BEIJING—Labor and Employment Secretary Silvestre Bello III said there would be 12 million new jobs by the end of the Duterte administration in light of the government’s infrastructure development program.
Bello made the statement during the Dutertenomics forum in Beijing yesterday, noting that the “golden age of infrastructure” would also come with the “golden age of jobs, jobs and jobs.”
The government plans to spend P8.4 trillion on infrastructure projects, increasing the share of infrastructure spending in the gross domestic product (GDP) from 5.4 percent this year to 7.4 percent in 2022.
“We are looking at not less than 12 million [new] jobs for our countrymen. This will address not only the problem of unemployment but this will also address the final goal of President Duterte in repatriating our OFWs (overseas Filipino workers) who are in different parts of the world,” he said.
On the sidelines of the forum, Socioeconomic Planning Secretary Ernesto M. Pernia told reporters that there were a million new jobs more or less every year. This means the current projection of Bello indicated that job creation would have to double up to 2022.
“We would be able to attract back our OFWs because many of them have technical skills,” he said.
When asked which sector would account for the biggest share of the new employment, he said that it would be blue collar ones, adding that the push for infrastructure development would have multiplier effects.

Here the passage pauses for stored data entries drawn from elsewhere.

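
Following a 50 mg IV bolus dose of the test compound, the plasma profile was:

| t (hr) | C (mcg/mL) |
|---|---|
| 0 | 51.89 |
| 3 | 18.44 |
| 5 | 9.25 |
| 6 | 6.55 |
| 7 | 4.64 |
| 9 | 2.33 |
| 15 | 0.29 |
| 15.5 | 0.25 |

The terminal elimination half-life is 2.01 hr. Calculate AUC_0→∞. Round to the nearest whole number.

AUC = 162 mcg/mL·hr

Trapezoidal AUC_0→15.5:
  [0→3]: (51.89+18.44)/2 × 3 = 105.495
  [3→5]: (18.44+9.25)/2 × 2 = 27.69
  [5→6]: (9.25+6.55)/2 × 1 = 7.9
  [6→7]: (6.55+4.64)/2 × 1 = 5.595
  [7→9]: (4.64+2.33)/2 × 2 = 6.97
  [9→15]: (2.33+0.29)/2 × 6 = 7.86
  [15→15.5]: (0.29+0.25)/2 × 0.5 = 0.135
  Sum = 161.645 mcg/mL·hr
k_e = ln2 / t½ = 0.693147 / 2.01 = 0.3448 hr^-1
Extrapolated tail: C_last / k_e = 0.25 / 0.3448 = 0.725
AUC_0→∞ = 161.645 + 0.725 = 162.37 mcg/mL·hr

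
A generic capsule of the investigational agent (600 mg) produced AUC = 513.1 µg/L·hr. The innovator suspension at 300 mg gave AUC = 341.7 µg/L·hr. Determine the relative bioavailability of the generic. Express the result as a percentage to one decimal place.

F_rel = (AUC_test/D_test) / (AUC_ref/D_ref)
      = (513.1/600) / (341.7/300)
      = 0.855167 / 1.139 = 0.7508 = 75.08%

F_rel = 75.1%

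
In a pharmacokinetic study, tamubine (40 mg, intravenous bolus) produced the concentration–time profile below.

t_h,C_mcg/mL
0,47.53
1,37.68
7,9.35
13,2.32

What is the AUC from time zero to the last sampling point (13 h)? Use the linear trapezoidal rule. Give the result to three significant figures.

Trapezoidal AUC_0→13:
  [0→1]: (47.53+37.68)/2 × 1 = 42.605
  [1→7]: (37.68+9.35)/2 × 6 = 141.09
  [7→13]: (9.35+2.32)/2 × 6 = 35.01
  Sum = 218.705 mcg/mL·h

AUC = 219 mcg/mL·h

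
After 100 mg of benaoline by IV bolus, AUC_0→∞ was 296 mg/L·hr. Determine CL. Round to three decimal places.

CL = 0.338 L/hr

CL = Dose_iv / AUC_0→∞
   = 100 / 296 = 0.337838 L/hr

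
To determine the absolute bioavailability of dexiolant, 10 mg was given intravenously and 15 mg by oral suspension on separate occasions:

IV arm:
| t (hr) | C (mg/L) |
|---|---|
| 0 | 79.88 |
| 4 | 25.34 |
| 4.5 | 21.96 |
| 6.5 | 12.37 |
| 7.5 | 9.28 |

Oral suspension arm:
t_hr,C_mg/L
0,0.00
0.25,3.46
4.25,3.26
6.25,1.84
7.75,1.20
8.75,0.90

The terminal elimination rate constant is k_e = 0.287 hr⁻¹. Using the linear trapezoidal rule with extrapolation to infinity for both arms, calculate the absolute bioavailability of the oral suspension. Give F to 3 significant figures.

F = 0.0566

Trapezoidal AUC_0→7.5 (IV):
  [0→4]: (79.88+25.34)/2 × 4 = 210.44
  [4→4.5]: (25.34+21.96)/2 × 0.5 = 11.825
  [4.5→6.5]: (21.96+12.37)/2 × 2 = 34.33
  [6.5→7.5]: (12.37+9.28)/2 × 1 = 10.825
  Sum = 267.42 mg/L·hr
IV tail: 9.28/0.287 = 32.334; AUC_iv,0→∞ = 267.42 + 32.334 = 299.754 mg/L·hr
Trapezoidal AUC_0→8.75 (oral suspension):
  [0→0.25]: (0.00+3.46)/2 × 0.25 = 0.4325
  [0.25→4.25]: (3.46+3.26)/2 × 4 = 13.44
  [4.25→6.25]: (3.26+1.84)/2 × 2 = 5.1
  [6.25→7.75]: (1.84+1.20)/2 × 1.5 = 2.28
  [7.75→8.75]: (1.20+0.90)/2 × 1 = 1.05
  Sum = 22.3025 mg/L·hr
oral suspension tail: 0.90/0.287 = 3.136; AUC_ev,0→∞ = 22.3025 + 3.136 = 25.4385 mg/L·hr
F = (AUC_ev/D_ev)/(AUC_iv/D_iv) = (25.4385/15)/(299.754/10) = 1.6959/29.9754 = 0.0566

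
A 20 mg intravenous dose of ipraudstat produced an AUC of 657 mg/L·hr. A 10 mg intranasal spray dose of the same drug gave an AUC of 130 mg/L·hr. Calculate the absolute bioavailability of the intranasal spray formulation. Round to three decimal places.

F = 0.396

F = (AUC_ev / D_ev) / (AUC_iv / D_iv)
  = (130/10) / (657/20)
  = 13 / 32.85 = 0.3957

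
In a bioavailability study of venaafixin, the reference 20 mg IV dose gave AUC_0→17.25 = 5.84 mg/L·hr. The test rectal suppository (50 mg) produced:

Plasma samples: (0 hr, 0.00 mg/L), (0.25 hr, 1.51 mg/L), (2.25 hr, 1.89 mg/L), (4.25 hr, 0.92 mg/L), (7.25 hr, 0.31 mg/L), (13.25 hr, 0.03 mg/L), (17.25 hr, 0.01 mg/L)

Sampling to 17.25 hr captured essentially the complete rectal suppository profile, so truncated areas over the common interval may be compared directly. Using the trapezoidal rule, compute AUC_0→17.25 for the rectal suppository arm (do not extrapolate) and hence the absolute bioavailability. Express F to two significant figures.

Trapezoidal AUC_0→17.25 (rectal suppository):
  [0→0.25]: (0.00+1.51)/2 × 0.25 = 0.18875
  [0.25→2.25]: (1.51+1.89)/2 × 2 = 3.4
  [2.25→4.25]: (1.89+0.92)/2 × 2 = 2.81
  [4.25→7.25]: (0.92+0.31)/2 × 3 = 1.845
  [7.25→13.25]: (0.31+0.03)/2 × 6 = 1.02
  [13.25→17.25]: (0.03+0.01)/2 × 4 = 0.08
  Sum = 9.34375 mg/L·hr
F = (AUC_ev/D_ev)/(AUC_iv/D_iv) = (9.34375/50)/(5.84/20) = 0.186875/0.292 = 0.6400

F = 0.64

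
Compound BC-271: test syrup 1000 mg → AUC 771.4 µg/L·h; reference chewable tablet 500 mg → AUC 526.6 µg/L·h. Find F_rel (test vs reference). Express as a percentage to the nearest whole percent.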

The cabinet officials first introduced the “build, build, build” initiative at the Dutertenomics forum held in Manila last month. They also brought the forum to Cambodia earlier this May where they spoke with foreign media and investors there.
The 12 million projection is a welcome news to the labor sector, especially since the unemployment rate as of January this year was 6.6 percent, representing 2.76 million jobless Filipinos, higher than the 6.6 percent or 2.46 million jobless in the same month in 2016, according to the Labor Force Survey by the Philippine Statistics Authority. In spite of the increase, this was still lower than the average of 7.4 percent recorded from 2006 to 2015.